In my opinion that really does not apply to your problem.
So I think it may be a typo.

 

[Evgeny.Makarov]

Given a set of n things (1,2,...,n), we want to group them in clusters that contain adjacent things. For each cluster there is a cost $c_{ij}$. We are looking for the grouping in clusters so that the total cost is minimal.
I am asked to write this problem as a shortest path problem.

I assume $i$ and $j$ in $c_{ij}$ are indices of the first and last objects in a cluster; thus there is a $c_{ij}$ for each $1\le i\le j\le n$.

I suggest checking if the following idea works. Given a grouping problem, we construct a directed graph. The vertices are $1,\dots,n+1$. There is an edge from $i$ to $j$ iff $i<j$, and its weight is $c_{ij-1}$. Then the minimum grouping cost is the shortest distance between 1 and $n+1$.

 

[mathmari]

I assume $i$ and $j$ in $c_{ij}$ are indices of the first and last objects in a cluster; thus there is a $c_{ij}$ for each $1\le i\le j\le n$.

I suggest checking if the following idea works. Given a grouping problem, we construct a directed graph. The vertices are $1,\dots,n+1$. There is an edge from $i$ to $j$ iff $i<j$, and its weight is $c_{ij-1}$. Then the minimum grouping cost is the shortest distance between 1 and $n+1$.

Could you explain me why the weight for the edge from $i$ to $j$ iff $i<j$ is $c_{ij-1}$ ?
And also, why are the vertices denoted till $n+1$ ?

 

[Evgeny.Makarov]

Could you explain me why the weight for the edge from $i$ to $j$ iff $i<j$ is $c_{ij-1}$ ?

Are you wondering why the edge from $i$ to $j$ corresponds to $c_{ij-1}$ as opposed to $c_{ij}$? For one, a segment consisting of one object #$i$ makes sense and has a cost $c_{ii}$. On the other hand, a loop is never a part of the shortest path.

And also, why are the vertices denoted till $n+1$ ?

If you need to employ $c_{in}$ and, according to the reasoning above, the second index is the result of subtracting 1, then the last vertex should be $n+1$.

For each partitioning problem you get a direct graph. You should prove that there is a bijection between partitions and paths from 1 to $n+1$, and it maps cost to length. Then minimal length would correspond to minimal cost.

 

[mathmari]

Are you wondering why the edge from $i$ to $j$ corresponds to $c_{ij-1}$ as opposed to $c_{ij}$? For one, a segment consisting of one object #$i$ makes sense and has a cost $c_{ii}$. On the other hand, a loop is never a part of the shortest path.

If you need to employ $c_{in}$ and, according to the reasoning above, the second index is the result of subtracting 1, then the last vertex should be $n+1$.

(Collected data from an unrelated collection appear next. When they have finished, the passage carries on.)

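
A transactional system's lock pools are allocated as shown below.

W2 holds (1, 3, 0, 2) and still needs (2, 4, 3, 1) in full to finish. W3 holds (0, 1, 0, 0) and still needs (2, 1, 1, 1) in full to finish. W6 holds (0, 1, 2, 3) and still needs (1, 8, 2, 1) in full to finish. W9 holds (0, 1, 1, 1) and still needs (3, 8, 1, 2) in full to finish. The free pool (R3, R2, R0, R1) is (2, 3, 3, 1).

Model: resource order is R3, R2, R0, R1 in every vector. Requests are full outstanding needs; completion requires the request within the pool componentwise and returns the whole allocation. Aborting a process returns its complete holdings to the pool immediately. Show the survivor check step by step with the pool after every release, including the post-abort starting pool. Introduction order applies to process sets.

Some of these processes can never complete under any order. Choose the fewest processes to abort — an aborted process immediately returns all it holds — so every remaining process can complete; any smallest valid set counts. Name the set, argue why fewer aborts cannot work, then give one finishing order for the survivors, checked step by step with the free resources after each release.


The answer: abort W6.
Key observation: W9 had no path to completion before; after the abort of W6 ((0, 1, 2, 3) returned), step 3 is where it fits.
Minimality: the empty abort set fails — the state is deadlocked as it stands.
Survivors finish in the order: W2, W3, W9. Walking it through (pool after the aborts first):
  pool = (2, 4, 5, 4)
  W2: need (2, 4, 3, 1) fits (2, 4, 5, 4); releases (1, 3, 0, 2), pool now (3, 7, 5, 6)
  W3: need (2, 1, 1, 1) fits (3, 7, 5, 6); releases (0, 1, 0, 0), pool now (3, 8, 5, 6)
  W9: need (3, 8, 1, 2) fits (3, 8, 5, 6); releases (0, 1, 1, 1), pool now (3, 9, 6, 7)


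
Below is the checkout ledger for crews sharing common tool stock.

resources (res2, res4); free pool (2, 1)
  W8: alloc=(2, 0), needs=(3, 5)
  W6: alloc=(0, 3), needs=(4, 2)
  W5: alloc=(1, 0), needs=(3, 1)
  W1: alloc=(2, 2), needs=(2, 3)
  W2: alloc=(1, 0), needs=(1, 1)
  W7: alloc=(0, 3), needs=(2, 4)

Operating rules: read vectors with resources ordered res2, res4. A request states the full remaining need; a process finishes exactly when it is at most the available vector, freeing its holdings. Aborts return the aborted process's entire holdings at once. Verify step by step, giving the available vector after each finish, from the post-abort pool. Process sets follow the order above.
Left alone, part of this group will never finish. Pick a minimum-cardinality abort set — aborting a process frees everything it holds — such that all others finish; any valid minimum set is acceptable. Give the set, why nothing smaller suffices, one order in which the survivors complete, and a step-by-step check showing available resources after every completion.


The answer: abort W1.
Key observation: before aborting W1, W6 was permanently blocked — no order could ever run it; afterwards it completes at step 2.
Why nothing smaller works: aborting no one leaves the state deadlocked as given.
The survivors complete as W5, W6, W8, W2, W7. Verifying each step (starting from the post-abort pool):
  pool = (4, 3)
  W5: need (3, 1) fits (4, 3); releases (1, 0), pool now (5, 3)
  W6: need (4, 2) fits (5, 3); releases (0, 3), pool now (5, 6)
  W8: need (3, 5) fits (5, 6); releases (2, 0), pool now (7, 6)
  W2: need (1, 1) fits (7, 6); releases (1, 0), pool now (8, 6)
  W7: need (2, 4) fits (8, 6); releases (0, 3), pool now (8, 9)


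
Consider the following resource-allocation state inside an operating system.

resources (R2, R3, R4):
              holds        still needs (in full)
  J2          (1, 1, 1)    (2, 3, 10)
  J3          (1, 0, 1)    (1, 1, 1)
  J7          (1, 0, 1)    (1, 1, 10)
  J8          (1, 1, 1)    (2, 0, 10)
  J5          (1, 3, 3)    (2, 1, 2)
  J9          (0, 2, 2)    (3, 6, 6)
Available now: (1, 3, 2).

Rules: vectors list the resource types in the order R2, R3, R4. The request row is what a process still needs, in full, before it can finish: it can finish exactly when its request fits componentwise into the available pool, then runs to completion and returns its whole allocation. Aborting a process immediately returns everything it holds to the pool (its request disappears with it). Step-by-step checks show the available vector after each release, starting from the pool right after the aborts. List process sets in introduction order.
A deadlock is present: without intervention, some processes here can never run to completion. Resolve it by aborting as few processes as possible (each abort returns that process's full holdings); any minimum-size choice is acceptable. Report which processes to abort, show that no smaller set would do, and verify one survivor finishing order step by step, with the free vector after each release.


Minimum abort set: J7 and J8.
Key observation: before aborting J7 and J8, J2 was permanently blocked — no order could ever run it; afterwards it completes at step 4.
No one abort is enough; case by case: J2 alone leaves J7 blocked (short on R4); J3 alone leaves J2 blocked (short on R4); J7 alone leaves J2 blocked (short on R4); J8 alone leaves J2 blocked (short on R4); J5 alone leaves J2 blocked (short on R4); J9 alone leaves J2 blocked (short on R4).
One survivor order: J3, J5, J9, J2. Verifying each step (post-abort pool first):
  pool = (3, 4, 4)
  run J3 (needs (1, 1, 1), free (3, 4, 4)); after release of (1, 0, 1) the pool is (4, 4, 5)
  run J5 (needs (2, 1, 2), free (4, 4, 5)); after release of (1, 3, 3) the pool is (5, 7, 8)
  run J9 (needs (3, 6, 6), free (5, 7, 8)); after release of (0, 2, 2) the pool is (5, 9, 10)
  run J2 (needs (2, 3, 10), free (5, 9, 10)); after release of (1, 1, 1) the pool is (6, 10, 11)


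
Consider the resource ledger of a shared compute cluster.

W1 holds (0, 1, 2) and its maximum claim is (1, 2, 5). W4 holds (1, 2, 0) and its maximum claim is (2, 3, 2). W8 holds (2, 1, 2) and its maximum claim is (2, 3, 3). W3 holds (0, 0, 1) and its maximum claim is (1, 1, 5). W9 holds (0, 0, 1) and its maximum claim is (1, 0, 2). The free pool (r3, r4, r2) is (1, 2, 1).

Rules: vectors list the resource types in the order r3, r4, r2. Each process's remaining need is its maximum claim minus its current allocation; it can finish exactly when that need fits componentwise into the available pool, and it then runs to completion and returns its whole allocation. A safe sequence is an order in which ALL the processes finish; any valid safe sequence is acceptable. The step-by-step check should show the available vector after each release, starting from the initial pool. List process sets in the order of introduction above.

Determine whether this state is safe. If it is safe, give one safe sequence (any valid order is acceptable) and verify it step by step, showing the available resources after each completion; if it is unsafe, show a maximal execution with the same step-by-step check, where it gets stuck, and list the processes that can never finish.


SAFE, for example via the order W9, W4, W8, W1, W3.
Key observation: reading the order forward, W9 is the first process whose need (1, 0, 1) meets the free pool (1, 2, 1) exactly on a resource it requests.
Check, step by step:
  pool = (1, 2, 1)
  W9: need (1, 0, 1) fits (1, 2, 1); releases (0, 0, 1), pool now (1, 2, 2)
  W4: need (1, 1, 2) fits (1, 2, 2); releases (1, 2, 0), pool now (2, 4, 2)
  W8: need (0, 2, 1) fits (2, 4, 2); releases (2, 1, 2), pool now (4, 5, 4)
  W1: need (1, 1, 3) fits (4, 5, 4); releases (0, 1, 2), pool now (4, 6, 6)
  W3: need (1, 1, 4) fits (4, 6, 6); releases (0, 0, 1), pool now (4, 6, 7)


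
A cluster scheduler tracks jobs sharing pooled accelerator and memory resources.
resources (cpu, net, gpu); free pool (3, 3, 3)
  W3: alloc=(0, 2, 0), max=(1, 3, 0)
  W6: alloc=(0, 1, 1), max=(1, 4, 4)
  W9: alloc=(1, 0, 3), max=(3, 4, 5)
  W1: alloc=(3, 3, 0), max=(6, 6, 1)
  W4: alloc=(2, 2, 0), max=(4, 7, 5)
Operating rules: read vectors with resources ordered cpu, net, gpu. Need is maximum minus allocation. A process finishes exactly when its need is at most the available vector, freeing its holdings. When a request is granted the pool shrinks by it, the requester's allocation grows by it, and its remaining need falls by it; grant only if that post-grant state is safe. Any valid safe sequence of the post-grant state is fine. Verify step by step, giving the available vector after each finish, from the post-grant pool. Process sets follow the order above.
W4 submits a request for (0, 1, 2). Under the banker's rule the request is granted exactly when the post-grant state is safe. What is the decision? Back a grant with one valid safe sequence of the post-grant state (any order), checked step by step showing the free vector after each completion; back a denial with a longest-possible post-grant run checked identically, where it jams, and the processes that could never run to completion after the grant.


DENY — the pretend-granted state is unsafe.
Key observation: gpu is the bottleneck — with W3, W1 done the pool holds (6, 7, 1), short of every remaining need.
On the post-grant state, W3, W1 is a maximal run — nothing extends it. Verifying each step:
  pool = (3, 2, 1)
  run W3 (needs (1, 1, 0), free (3, 2, 1)); after release of (0, 2, 0) the pool is (3, 4, 1)
  run W1 (needs (3, 3, 1), free (3, 4, 1)); after release of (3, 3, 0) the pool is (6, 7, 1)
  W6 still needs (1, 3, 3) but only (6, 7, 1) is free — short on gpu
  W9 still needs (2, 4, 2) but only (6, 7, 1) is free — short on gpu
  W4 still needs (2, 4, 3) but only (6, 7, 1) is free — short on gpu
Post-grant, the permanently blocked set is W6, W9 and W4.


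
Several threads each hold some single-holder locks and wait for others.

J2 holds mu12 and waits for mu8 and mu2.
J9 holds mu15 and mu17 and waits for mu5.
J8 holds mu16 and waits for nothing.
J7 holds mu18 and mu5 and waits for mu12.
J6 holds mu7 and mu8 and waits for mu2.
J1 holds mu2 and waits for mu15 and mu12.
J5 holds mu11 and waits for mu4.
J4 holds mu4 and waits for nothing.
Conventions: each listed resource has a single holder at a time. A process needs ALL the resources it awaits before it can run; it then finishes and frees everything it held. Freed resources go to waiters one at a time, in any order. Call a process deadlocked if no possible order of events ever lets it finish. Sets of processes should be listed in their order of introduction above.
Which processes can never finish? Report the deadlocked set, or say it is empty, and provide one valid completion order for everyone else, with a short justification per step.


The deadlocked set is J2, J9, J7, J6 and J1.
Key observation: J2 -> J6 -> J1 -> J2 is a circular wait — nothing in it can go first; J9 and J7 are caught in further circular waits.
One completion order for the rest: J8, J4, J5.
Walking it through:
  J8 waits on nothing -> runs at once and releases mu16
  J4 waits on nothing -> runs at once and releases mu4
  run J5 (all its waits — mu4 — are resolved); releases mu11


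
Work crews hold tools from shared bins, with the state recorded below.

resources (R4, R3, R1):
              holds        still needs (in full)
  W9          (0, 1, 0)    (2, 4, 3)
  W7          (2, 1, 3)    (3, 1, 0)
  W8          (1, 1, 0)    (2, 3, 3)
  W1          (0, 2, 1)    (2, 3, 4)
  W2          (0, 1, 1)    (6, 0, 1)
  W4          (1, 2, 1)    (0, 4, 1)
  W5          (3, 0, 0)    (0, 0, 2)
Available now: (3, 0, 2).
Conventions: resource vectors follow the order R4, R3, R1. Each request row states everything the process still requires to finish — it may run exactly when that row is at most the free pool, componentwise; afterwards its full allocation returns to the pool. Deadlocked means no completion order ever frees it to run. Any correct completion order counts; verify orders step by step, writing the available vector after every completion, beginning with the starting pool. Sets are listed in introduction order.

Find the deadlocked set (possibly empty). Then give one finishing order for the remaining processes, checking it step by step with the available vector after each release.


Deadlocked: W9, W8, W1 and W4.
Key observation: after W5, W2, W7 complete, (8, 2, 6) is the best the pool ever gets, yet each leftover process wants more R3.
The rest can finish in the order W5, W2, W7. Check, step by step:
  pool = (3, 0, 2)
  W5: need (0, 0, 2) fits (3, 0, 2); releases (3, 0, 0), pool now (6, 0, 2)
  W2: need (6, 0, 1) fits (6, 0, 2); releases (0, 1, 1), pool now (6, 1, 3)
  W7: need (3, 1, 0) fits (6, 1, 3); releases (2, 1, 3), pool now (8, 2, 6)
The stuck group stays short no matter what:
  W9 still needs (2, 4, 3) but only (8, 2, 6) is free — short on R3
  W8 still needs (2, 3, 3) but only (8, 2, 6) is free — short on R3
  W1 still needs (2, 3, 4) but only (8, 2, 6) is free — short on R3
  W4 still needs (0, 4, 1) but only (8, 2, 6) is free — short on R3


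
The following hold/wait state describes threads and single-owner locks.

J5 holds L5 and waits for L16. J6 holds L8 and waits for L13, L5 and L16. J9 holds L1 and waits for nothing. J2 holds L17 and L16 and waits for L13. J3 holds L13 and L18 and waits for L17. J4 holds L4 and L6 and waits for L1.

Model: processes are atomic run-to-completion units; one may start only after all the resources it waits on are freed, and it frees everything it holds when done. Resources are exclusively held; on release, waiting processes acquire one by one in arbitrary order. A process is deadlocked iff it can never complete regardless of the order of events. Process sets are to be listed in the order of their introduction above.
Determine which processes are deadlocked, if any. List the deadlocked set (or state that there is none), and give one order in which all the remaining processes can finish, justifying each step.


Deadlocked: J5, J6, J2 and J3.
Key observation: the wait chain closes on itself along J2 -> J3 -> J2; J5 and J6 wait into the deadlock from upstream.
A valid finishing order for the others: J9, J4.
Step-by-step check:
  J9 waits on nothing -> runs at once and releases L1
  J4 waits on L1 — all released -> runs and releases L4 and L6


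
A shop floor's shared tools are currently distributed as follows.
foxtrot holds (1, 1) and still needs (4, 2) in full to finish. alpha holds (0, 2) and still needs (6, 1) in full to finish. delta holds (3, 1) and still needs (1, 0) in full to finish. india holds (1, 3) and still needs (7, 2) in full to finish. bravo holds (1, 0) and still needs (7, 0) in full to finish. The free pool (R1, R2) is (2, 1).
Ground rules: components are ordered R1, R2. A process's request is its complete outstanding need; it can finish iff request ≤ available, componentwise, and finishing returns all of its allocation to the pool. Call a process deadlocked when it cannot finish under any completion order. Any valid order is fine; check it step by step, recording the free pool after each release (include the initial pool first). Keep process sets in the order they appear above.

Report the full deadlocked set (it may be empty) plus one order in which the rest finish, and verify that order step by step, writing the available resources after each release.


Deadlocked set: india and bravo.
Key observation: delta, foxtrot, alpha can finish, but then (6, 5) is all there is, and the blocked group's R1 demands exceed it.
A valid finishing order for the others: delta, foxtrot, alpha. Check, step by step:
  pool = (2, 1)
  delta: need (1, 0) fits (2, 1); releases (3, 1), pool now (5, 2)
  foxtrot: need (4, 2) fits (5, 2); releases (1, 1), pool now (6, 3)
  alpha: need (6, 1) fits (6, 3); releases (0, 2), pool now (6, 5)
The blocked processes can never fit:
  blocked: india wants (7, 2), pool (6, 5) — not enough R1
  blocked: bravo wants (7, 0), pool (6, 5) — not enough R1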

For each partitioning problem you get a direct graph. You should prove that there is a bijection between partitions and paths from 1 to $n+1$, and it maps cost to length. Then minimal length would correspond to minimal cost.

For example for n=5, is the graph the following?

View attachment 1793

 

[mathmari]

You should prove that there is a bijection between partitions and paths from 1 to $n+1$, and it maps cost to length.

Could you give me a hint how to do this? I have not really understood the relation between the grouping problem and the shortest path problem..

 

[Evgeny.Makarov]

For example for n=5, is the graph the following?

Yes.

 

[mathmari]

Could you give me a hint how to do this? I have not really understood the relation between the grouping problem and the shortest path problem..

I got it now...your answers were helpful!